What is an Aging Schedule?
Generally, the longer the account balance is overdue, the more likely it will be uncollectible and will lead to a doubtful debt. Therefore, many firms create an aging schedule of accounts receivables to collect their account receivables and track the percentage of doubtful debts.
This schedule ranks each customer based on their total balance and outstanding balance and calculates an estimated percentage of uncollected accounts receivable and the total of bad debts. By keeping an aging schedule, firms can easily find out which customers are paying their bills in due time and which customers are less reliable, thus adjusting their credit policies. In the long-term, they can calculate the impact of past due to accounts receivables on the firm’s cash flows.
John is an accountant at a company that specializes in the sale of sports items. John wants to set up a schedule to analyze the pattern of collection for the firm’s account receivables and calculate the percentage of bad debts. The aging schedule that John creates is as follows:
The percentage of bad debts is calculated based on the percentages that John allocates to the balances. By allocating 5% on the outstanding balance, 10% in 1 to 30 days past due, 20% in 31 to 60 days past due, 40% in 61 to 90 days past due, and 60% in 90+ days past due, John finds out that the percentage of total debts is almost 11%.
If the firm changes the weights of each category of days past due, the percentage of total debts will increase or decrease, respectively. Therefore, by keeping an aging schedule of accounts receivables, a form can estimate the percentage of doubtful accounts and take the proper measures.

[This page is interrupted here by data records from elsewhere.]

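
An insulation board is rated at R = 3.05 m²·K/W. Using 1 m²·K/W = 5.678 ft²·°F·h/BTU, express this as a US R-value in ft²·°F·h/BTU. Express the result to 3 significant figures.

R_US = 3.05 × 5.678 = 17.32

17.3 ft²·°F·h/BTU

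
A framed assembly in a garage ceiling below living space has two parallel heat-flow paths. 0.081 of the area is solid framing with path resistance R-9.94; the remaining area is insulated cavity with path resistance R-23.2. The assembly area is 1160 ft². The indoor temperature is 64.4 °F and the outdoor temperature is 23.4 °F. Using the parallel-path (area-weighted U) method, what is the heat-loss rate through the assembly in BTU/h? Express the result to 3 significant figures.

2270 BTU/h

U_eff = 0.919/23.2 + 0.081/9.94 = 0.03961 + 0.008149 = 0.04776
R_eff = 1/U_eff = 20.94 ft²·°F·h/BTU
Q = 1160 × (64.4 − 23.4) / 20.94 = 2272 BTU/h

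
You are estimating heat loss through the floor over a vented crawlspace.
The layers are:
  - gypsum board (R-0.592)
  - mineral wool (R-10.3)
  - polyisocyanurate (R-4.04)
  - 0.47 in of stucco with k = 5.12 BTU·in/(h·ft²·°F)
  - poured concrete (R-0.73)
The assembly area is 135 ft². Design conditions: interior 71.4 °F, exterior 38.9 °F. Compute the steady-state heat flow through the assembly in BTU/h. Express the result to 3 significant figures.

0.47/5.12 = 0.0918
R_total = 0.592 + 10.3 + 4.04 + 0.0918 + 0.73 = 15.75 ft²·°F·h/BTU
Q = A·ΔT/R = 135 × (71.4 − 38.9) / 15.75 = 278.5 BTU/h

279 BTU/h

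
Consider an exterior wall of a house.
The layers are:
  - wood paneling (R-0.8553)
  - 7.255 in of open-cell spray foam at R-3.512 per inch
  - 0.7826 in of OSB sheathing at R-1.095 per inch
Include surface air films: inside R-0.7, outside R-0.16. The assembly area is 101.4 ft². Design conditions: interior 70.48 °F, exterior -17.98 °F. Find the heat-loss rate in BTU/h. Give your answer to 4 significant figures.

7.255 × 3.512 = 25.48
0.7826 × 1.095 = 0.85695
R_total = 0.7 + 0.8553 + 25.48 + 0.85695 + 0.16 = 28.052 ft²·°F·h/BTU
Q = A·ΔT/R = 101.4 × (70.48 − (-17.98)) / 28.052 = 319.76 BTU/h

319.8 BTU/h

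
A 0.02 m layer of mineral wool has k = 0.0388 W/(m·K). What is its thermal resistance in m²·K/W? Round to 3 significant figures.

R = L/k = 0.02/0.0388 = 0.5155 m²·K/W

0.515 m²·K/W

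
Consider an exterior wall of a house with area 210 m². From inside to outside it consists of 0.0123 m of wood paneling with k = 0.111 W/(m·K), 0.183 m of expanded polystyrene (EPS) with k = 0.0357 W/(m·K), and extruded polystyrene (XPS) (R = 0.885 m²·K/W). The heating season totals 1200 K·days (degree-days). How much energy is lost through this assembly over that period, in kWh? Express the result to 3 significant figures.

0.0123/0.111 = 0.1108
0.183/0.0357 = 5.126
R_total = 0.1108 + 5.126 + 0.885 = 6.122 m²·K/W
E = A × HDD × 24 / R / 1000 = 210 × 1200 × 24 / 6.122 / 1000 = 987.9 kWh

988 kWh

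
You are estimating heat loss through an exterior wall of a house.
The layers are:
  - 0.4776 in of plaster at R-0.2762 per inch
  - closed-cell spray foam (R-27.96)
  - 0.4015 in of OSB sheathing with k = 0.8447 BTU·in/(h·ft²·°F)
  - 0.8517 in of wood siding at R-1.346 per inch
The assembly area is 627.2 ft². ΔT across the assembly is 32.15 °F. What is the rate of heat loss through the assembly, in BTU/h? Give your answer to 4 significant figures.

678.6 BTU/h

0.4776 × 0.2762 = 0.13191
0.4015/0.8447 = 0.47532
0.8517 × 1.346 = 1.1464
R_total = 0.13191 + 27.96 + 0.47532 + 1.1464 = 29.714 ft²·°F·h/BTU
Q = A·ΔT/R = 627.2 × 32.15 / 29.714 = 678.63 BTU/h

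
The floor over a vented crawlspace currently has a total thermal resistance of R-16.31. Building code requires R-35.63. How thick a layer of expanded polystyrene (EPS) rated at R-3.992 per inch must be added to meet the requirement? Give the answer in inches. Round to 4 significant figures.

4.840 in

ΔR = 35.63 − 16.31 = 19.32 ft²·°F·h/BTU
L = ΔR / (R/in) = 19.32/3.992 = 4.8397 in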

How are Aging Schedules Used?
Adjusting Credit Policies
The aging schedule is used to identify clients that are late in paying their invoices. If the bulk of the overdue amount is attributable to a single client, the business can take the necessary steps to ensure that the customer’s account is collected promptly.
If several customers with overdue amounts extend beyond 60 days, it may signal the need to tighten the credit policy towards the existing and new clients.
Identifying Cash Flow Problems
The aging schedule also identifies any recent changes and spots problems in accounts receivable. This can provide the necessary answers to protect your business from cash flow problems.
Calculating The Allowance For Doubtful Debts
The accounts receivable aging method is used to estimate the number of uncollectible debts, which includes the approximate amount of the receivables that may not be collected.
This is used as an ending balance of allowance for doubtful accounts.
While the percentage is different for each group and is based on experience and current economic conditions, the general rule of thumb is that the longer an account receivable remains outstanding, the less are the chances of its collection.
At the end of each accounting period, the adjusting entry should be made in the general journal to record bad debt expenses. Compute the total amount of estimated uncollectible and then adjust the entry by debiting the bad debts expense account and crediting allowance for doubtful accounts.
Benefits of Accounts Receivable Aging Report:
The findings from accounts receivable aging reports may be improved in various ways. First, accounts receivable are derivations of the extension of credit. If a company experiences difficulty collecting accounts, as evidenced by the accounts receivable aging report, specific customers may be extended business on a cash-only basis. Therefore, the aging report helps lay out credit and selling practices.
Companies will use the information on an accounts receivable aging report to create collection letters to send to customers with overdue balances. Accounts receivable aging reports mailed to customers along with the month-end statement or collection letter provide a detailed account of outstanding items. Therefore, an accounts receivable aging report may be utilized by internal as well as external individuals.